Schritt-für-Schritt-Anleitung
- Setze dich auf den Sitz des Rudergeräts und befestige deine Füße sicher in den Fußstützen, sodass sie fest, aber nicht zu eng sitzen.
- Greife den Griff mit beiden Händen im Obergriff, halte die Arme gestreckt und den Rücken aufrecht.
- Beginne die Bewegung, indem du dich mit den Beinen abstößt, strecke sie vollständig aus, während die Arme gestreckt und der Rücken neutral bleiben.
- Sobald die Beine komplett gestreckt sind, lehne dich leicht aus der Hüfte nach hinten und ziehe den Griff zur unteren Brust oder zum oberen Bauch, wobei die Ellbogen eng am Körper bleiben.
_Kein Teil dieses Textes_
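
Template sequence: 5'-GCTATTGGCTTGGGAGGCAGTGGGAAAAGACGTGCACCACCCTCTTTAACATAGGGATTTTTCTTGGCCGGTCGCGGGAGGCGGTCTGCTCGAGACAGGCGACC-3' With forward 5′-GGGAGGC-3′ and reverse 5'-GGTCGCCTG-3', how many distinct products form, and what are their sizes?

Two products: 93 bp, 29 bp

The forward primer GGGAGGC matches the top strand at positions 12–18, 76–82.
The reverse primer's reverse complement is CAGGCGACC, matching at positions 96–104.
Each forward site pairs with the reverse site to give a product ending at position 104: sizes 93, 29 bp.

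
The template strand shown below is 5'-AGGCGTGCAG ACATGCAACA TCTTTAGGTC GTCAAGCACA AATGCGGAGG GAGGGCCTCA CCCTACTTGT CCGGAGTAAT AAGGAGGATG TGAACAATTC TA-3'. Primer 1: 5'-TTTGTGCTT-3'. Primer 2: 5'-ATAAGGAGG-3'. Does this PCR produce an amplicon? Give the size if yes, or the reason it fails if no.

No product — the primers' 3' ends point away from each other.

Primer 1 (TTTGTGCTT) has reverse complement AAGCACAAA, which matches the top strand at positions 34–42; primer 1 anneals to the top strand there with its 3' end pointing upstream toward position 34.
Primer 2 (ATAAGGAGG) matches the top strand directly at positions 79–87; it anneals to the bottom strand with its 3' end pointing downstream toward position 87.
The 3' ends diverge (primer 1 extends toward position 1, primer 2 toward position 102), so the primers never converge on a shared product.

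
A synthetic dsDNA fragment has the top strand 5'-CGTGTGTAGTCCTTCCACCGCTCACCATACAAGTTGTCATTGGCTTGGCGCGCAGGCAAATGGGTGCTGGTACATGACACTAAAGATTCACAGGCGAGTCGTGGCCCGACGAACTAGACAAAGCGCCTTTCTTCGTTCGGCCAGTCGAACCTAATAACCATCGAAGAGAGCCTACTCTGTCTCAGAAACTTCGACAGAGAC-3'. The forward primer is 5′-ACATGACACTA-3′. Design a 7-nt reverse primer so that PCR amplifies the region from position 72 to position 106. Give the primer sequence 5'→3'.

5'-GGCCACG-3'

The product's 3' end on the top strand is position 106.
The reverse primer anneals to the top strand over positions 100–106, i.e. to CGTGGCC.
Its sequence written 5'→3' is the reverse complement: GGCCACG.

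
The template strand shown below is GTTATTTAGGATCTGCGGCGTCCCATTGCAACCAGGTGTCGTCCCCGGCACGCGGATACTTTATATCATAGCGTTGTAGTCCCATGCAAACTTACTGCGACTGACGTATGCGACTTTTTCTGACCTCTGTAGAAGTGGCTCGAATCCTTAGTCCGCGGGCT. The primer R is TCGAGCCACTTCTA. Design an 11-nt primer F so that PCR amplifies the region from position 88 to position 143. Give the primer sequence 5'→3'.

The reverse primer's reverse complement TAGAAGTGGCTCGA matches the template at positions 130–143; the product starts at position 88.
The forward primer is identical to the top strand over positions 88–98: AAACTTACTGC.

5'-AAACTTACTGC-3'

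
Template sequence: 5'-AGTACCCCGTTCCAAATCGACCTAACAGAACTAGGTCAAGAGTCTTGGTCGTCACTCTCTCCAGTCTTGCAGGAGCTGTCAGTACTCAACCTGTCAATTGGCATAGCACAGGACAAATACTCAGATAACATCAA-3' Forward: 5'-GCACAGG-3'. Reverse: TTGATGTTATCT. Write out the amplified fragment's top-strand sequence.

5'-GCACAGGACAAATACTCAGATAACATCAA-3'

Scanning the template, GCACAGG occurs at positions 106–112; this primer anneals to the bottom strand there with its 3' end pointing downstream.
The reverse primer's reverse complement is AGATAACATCAA, which matches the template at positions 123–134.
The product is the template from position 106 through 134 (29 bp).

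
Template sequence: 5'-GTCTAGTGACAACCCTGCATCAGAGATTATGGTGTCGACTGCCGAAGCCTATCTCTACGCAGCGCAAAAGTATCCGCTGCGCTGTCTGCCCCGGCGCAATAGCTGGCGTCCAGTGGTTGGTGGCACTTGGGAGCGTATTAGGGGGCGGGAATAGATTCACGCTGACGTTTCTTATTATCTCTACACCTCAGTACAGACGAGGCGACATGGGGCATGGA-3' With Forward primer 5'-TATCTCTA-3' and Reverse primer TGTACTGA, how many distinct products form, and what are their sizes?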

- Kehre die Bewegung um, indem du zuerst die Arme streckst, dann aus der Hüfte nach vorne beugst und schließlich die Knie beugst, um in die Ausgangsposition zurückzukehren.
- Wiederhole die Bewegung gleichmäßig und kontrolliert, achte dabei stets auf eine korrekte Ausführung.
Alternative Übungen
Häufig gestellte Fragen
- Welche Muskeln trainiert Rudern auf dem Rudergerät am effektivsten?
- Rudern auf dem Rudergerät beansprucht vor allem die Rückenmuskulatur, insbesondere den Latissimus und die Rautenmuskeln. Zusätzlich werden Bizeps, Schultern, Gesäßmuskeln, Oberschenkel und Bauchmuskeln mittrainiert. Durch die Kombination von Kraft- und Ausdauerbelastung ist es ein Ganzkörpertraining mit hohem Kalorienverbrauch.
- Ist Rudern auf dem Rudergerät für Anfänger geeignet?
- Ja, Rudertraining eignet sich auch für Einsteiger, da die Intensität leicht über den Widerstand oder die Trainingsdauer angepasst werden kann. Anfänger sollten mit kurzen Einheiten von 10–15 Minuten beginnen und den Bewegungsablauf langsam erlernen. Wichtig ist dabei, von Anfang an auf eine saubere Technik zu achten, um Überlastungen zu vermeiden.
- Welche Fehler passieren häufig beim Rudern und wie vermeidet man sie?
- Ein häufiger Fehler ist, zu früh mit den Armen zu ziehen, bevor die Beine vollständig gestreckt sind. Ebenso neigen viele dazu, den Rücken rund zu machen, was die Belastung auf die Wirbelsäule erhöht. Achte darauf, zuerst kontrolliert mit den Beinen zu drücken, dann den Oberkörper leicht zurückzulehnen und erst zum Schluss die Arme zu nutzen.
- Wie lange sollte man auf dem Rudergerät trainieren, um Ergebnisse zu sehen?
- Für Fitnesssteigerung und Fettverbrennung sind 20–30 Minuten bei moderater Intensität ideal. Fortgeschrittene können längere Einheiten oder Intervalltraining einbauen, um die Leistung zu optimieren. Regelmäßigkeit ist entscheidend mindestens zwei bis drei Einheiten pro Woche bringen spürbare Fortschritte.
- Gibt es Alternativen zum Rudergerät für ähnlichen Trainingseffekt?
- Auch mit klassischen Langhantel- oder Kabelrudern kann die Rückenmuskulatur gezielt trainiert werden, jedoch fehlt hier der Cardiovorteil. Kettlebell-Übungen wie der Kettlebell Swing oder Schwimmen bieten ebenfalls eine Kombination aus Kraft und Ausdauer. Die Effektivität des Rudergeräts bleibt jedoch einzigartig durch die gleichmäßige Belastung vieler Muskelgruppen.
- Welche gesundheitlichen Vorteile hat Rudern als Cardio-Kraft-Übung?
- Rudern stärkt gleichzeitig Herz-Kreislauf-System und Muskulatur, was die allgemeine Fitness effizient steigert. Es verbessert die Körperhaltung und wirkt ausgleichend bei sitzender Tätigkeit. Zudem ist es gelenkschonend und eignet sich daher auch für Personen mit leichten Gelenkproblemen.
- Welche Variationen gibt es beim Training auf dem Rudergerät?
- Neben dem klassischen gleichmäßigen Rudern sind Intervallprogramme mit wechselnder Intensität sehr effektiv. Man kann auch den Widerstand variieren oder Technikfokusse setzen, etwa mehr Arm- oder Beinanteil. Fortgeschrittene nutzen oft Tabata-Intervalle oder Herausforderungseinheiten zur Steigerung von Kraft und Ausdauer.